Willa’s hope and idealism are tested early and often. Roy H. Adams, the former Army general, is missing. The crew is icy to her as she is a latecomer to camp (as opposed to an early adopter). She finds Eleutheria and its surrounding waters littered, literally, with traces of idealism, colonization, failed experiments. A fragmented parallel narrative documenting the island’s bothered-with past contrasts with the current events of the novel. One of the underlying questions posed in “Eleutheria” is: What have we learned in the past 400 years?
“Eleutheria” is very much a novel of ideas, taking up social movements, the survival of ecosystems, questions of morality when faced with scarcity, local versus global needs.
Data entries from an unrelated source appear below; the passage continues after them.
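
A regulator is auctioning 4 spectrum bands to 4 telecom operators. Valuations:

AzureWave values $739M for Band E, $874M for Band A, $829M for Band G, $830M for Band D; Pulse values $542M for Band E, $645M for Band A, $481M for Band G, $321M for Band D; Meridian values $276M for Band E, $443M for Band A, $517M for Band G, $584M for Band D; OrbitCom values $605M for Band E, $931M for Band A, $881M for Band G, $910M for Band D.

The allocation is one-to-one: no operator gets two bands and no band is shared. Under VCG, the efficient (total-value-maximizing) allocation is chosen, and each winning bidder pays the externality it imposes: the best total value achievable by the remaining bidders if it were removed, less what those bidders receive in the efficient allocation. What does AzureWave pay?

Efficient allocation: AzureWave→Band G ($829M), Pulse→Band E ($542M), Meridian→Band D ($584M), OrbitCom→Band A ($931M); total welfare W = $2886M.
AzureWave receives Band G at value $829M, so the others get W − 829 = $2057M.
Without AzureWave: best allocation of the remaining 3 bidders over all 4 bands is Pulse→Band A ($645M), Meridian→Band D ($584M), OrbitCom→Band G ($881M), total $2110M.
VCG payment = (others' best without AzureWave) − (others' welfare with AzureWave) = 2110 − 2057 = $53M.

AzureWave pays $53M.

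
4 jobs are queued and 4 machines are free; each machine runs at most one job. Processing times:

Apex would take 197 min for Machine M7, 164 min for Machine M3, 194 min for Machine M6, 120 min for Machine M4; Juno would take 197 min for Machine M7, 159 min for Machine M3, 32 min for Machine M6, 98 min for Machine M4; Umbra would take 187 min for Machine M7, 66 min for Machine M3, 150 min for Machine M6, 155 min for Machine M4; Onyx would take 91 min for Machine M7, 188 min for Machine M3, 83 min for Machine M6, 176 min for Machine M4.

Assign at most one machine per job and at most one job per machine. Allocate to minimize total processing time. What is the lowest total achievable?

Min total: 309 min

Treat this as an assignment problem: match each job to one machine.
Optimal: Apex→Machine M4 (120 min), Juno→Machine M6 (32 min), Umbra→Machine M3 (66 min), Onyx→Machine M7 (91 min) — total 120+32+66+91 = 309 min.
Swapping Umbra↔Apex (Umbra→Machine M4 155 min, Apex→Machine M3 164 min) adds 133.
Checked against all permutations: 309 min is optimal.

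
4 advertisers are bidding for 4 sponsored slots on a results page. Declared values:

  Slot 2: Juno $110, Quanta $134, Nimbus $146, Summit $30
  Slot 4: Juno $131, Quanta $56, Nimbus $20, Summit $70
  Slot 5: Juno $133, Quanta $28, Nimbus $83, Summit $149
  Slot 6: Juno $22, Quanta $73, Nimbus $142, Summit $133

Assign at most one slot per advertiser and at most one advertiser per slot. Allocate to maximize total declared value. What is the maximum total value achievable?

Optimal: Juno→Slot 4 ($131), Quanta→Slot 2 ($134), Nimbus→Slot 6 ($142), Summit→Slot 5 ($149) — total 131+134+142+149 = $556.

Maximum total: $556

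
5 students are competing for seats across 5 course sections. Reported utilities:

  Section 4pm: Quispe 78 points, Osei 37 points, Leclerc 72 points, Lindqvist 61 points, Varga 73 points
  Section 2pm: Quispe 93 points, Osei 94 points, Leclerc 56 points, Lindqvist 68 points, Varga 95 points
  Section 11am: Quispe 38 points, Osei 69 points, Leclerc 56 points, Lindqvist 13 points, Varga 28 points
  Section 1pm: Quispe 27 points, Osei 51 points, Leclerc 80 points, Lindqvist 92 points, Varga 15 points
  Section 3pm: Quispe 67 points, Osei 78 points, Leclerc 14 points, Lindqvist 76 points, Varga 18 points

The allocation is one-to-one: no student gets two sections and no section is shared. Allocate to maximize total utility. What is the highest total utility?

Maximum total: 399 points

Optimal: Quispe→Section 4pm (78 points), Osei→Section 3pm (78 points), Leclerc→Section 11am (56 points), Lindqvist→Section 1pm (92 points), Varga→Section 2pm (95 points) — total 78+78+56+92+95 = 399 points.
Row-greedy (each student in turn takes its best remaining section) gives 340 points, worse by 59.
Next-best assignment: Quispe→Section 4pm, Osei→Section 11am, Leclerc→Section 1pm, Lindqvist→Section 3pm, Varga→Section 2pm = 398 points.
Every other assignment is strictly worse.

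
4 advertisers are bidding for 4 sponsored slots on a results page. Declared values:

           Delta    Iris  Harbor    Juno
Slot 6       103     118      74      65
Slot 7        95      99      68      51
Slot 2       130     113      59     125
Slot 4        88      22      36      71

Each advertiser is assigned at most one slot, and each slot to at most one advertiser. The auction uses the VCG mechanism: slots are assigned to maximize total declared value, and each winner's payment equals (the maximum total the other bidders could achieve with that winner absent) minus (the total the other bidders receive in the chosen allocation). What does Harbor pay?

Efficient allocation: Delta→Slot 4 ($88), Iris→Slot 6 ($118), Harbor→Slot 7 ($68), Juno→Slot 2 ($125); total welfare W = $399.
Harbor receives Slot 7 at value $68, so the others get W − 68 = $331.
Without Harbor: best allocation of the remaining 3 bidders over all 4 slots is Delta→Slot 7 ($95), Iris→Slot 6 ($118), Juno→Slot 2 ($125), total $338.
VCG payment = (others' best without Harbor) − (others' welfare with Harbor) = 338 − 331 = $7.

Harbor pays $7.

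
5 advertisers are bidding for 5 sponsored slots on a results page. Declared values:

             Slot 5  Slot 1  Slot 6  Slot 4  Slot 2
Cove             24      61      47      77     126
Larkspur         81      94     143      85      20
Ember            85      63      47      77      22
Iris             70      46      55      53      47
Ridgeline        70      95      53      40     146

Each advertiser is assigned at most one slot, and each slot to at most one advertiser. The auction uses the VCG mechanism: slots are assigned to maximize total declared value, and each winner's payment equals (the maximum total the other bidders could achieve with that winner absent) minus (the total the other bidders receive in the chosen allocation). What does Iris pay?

Iris pays $10.

Efficient allocation: Cove→Slot 2 ($126), Larkspur→Slot 6 ($143), Ember→Slot 4 ($77), Iris→Slot 5 ($70), Ridgeline→Slot 1 ($95); total welfare W = $511.
Iris receives Slot 5 at value $70, so the others get W − 70 = $441.
Without Iris: best allocation of the remaining 4 bidders over all 5 slots is Cove→Slot 4 ($77), Larkspur→Slot 6 ($143), Ember→Slot 5 ($85), Ridgeline→Slot 2 ($146), total $451.
VCG payment = (others' best without Iris) − (others' welfare with Iris) = 451 − 441 = $10.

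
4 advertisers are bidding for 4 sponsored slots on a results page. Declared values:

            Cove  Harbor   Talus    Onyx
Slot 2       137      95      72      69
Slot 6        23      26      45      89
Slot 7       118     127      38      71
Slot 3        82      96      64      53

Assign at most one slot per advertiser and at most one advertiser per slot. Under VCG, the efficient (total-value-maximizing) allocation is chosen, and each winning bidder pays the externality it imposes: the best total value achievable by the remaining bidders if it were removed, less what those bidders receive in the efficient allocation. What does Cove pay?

Cove pays $8.

Efficient allocation: Cove→Slot 2 ($137), Harbor→Slot 7 ($127), Talus→Slot 3 ($64), Onyx→Slot 6 ($89); total welfare W = $417.
Cove receives Slot 2 at value $137, so the others get W − 137 = $280.
Without Cove: best allocation of the remaining 3 bidders over all 4 slots is Harbor→Slot 7 ($127), Talus→Slot 2 ($72), Onyx→Slot 6 ($89), total $288.
VCG payment = (others' best without Cove) − (others' welfare with Cove) = 288 − 280 = $8.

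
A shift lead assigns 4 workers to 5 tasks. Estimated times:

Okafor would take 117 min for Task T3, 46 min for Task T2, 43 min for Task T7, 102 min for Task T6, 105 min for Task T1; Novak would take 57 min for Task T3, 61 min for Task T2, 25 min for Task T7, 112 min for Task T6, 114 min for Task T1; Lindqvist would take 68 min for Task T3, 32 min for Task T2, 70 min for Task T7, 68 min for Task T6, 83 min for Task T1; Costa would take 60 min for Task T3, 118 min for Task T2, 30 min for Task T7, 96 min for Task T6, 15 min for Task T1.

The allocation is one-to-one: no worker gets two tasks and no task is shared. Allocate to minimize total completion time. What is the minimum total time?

Optimal: Okafor→Task T7 (43 min), Novak→Task T3 (57 min), Lindqvist→Task T2 (32 min), Costa→Task T1 (15 min) — total 43+57+32+15 = 147 min.
Column-greedy (each task in turn goes to its cheapest remaining worker) gives 221 min, worse by 74.
Next-best assignment: Okafor→Task T2, Novak→Task T7, Lindqvist→Task T3, Costa→Task T1 = 154 min.
Checked against all permutations: 147 min is optimal.

Minimum total: 147 min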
Early in the book, Willa admits to being “drunk on ideas.”
But for all its theoretical concerns, the novel spends little time in the abstract. It’s tactile in a number of ways. With the imprint of human movement and activity on the planet. With Willa’s language, sticky in its descriptions. Here she is describing riding Boston’s T: “I descended into a light-flickering T-Station. A train pulled in. The crowd jostled me against an oily, fingerprinted pole. More passengers crammed together. They wriggled and writhed, their laughter merging with screeching brakes, the garbled intercom announcements.” Here’s her sensation of Boston after a childhood raised isolated in the woods of New Hampshire by survivalist parents. “In reality, Boston overwhelmed me. The brick-built topography felt like a giant fireplace poised to burn me alive.” And, in another, more primal way, with Willa’s longing and craving for human touch. In Boston she is drawn to a Harvard sociology professor, Sylvia Gill, and they become involved. At one point she says about Sylvia, “She cupped my face in both hands, and my breath hiccupped—because her touch undid me. Her touch remained the most powerful force I knew.”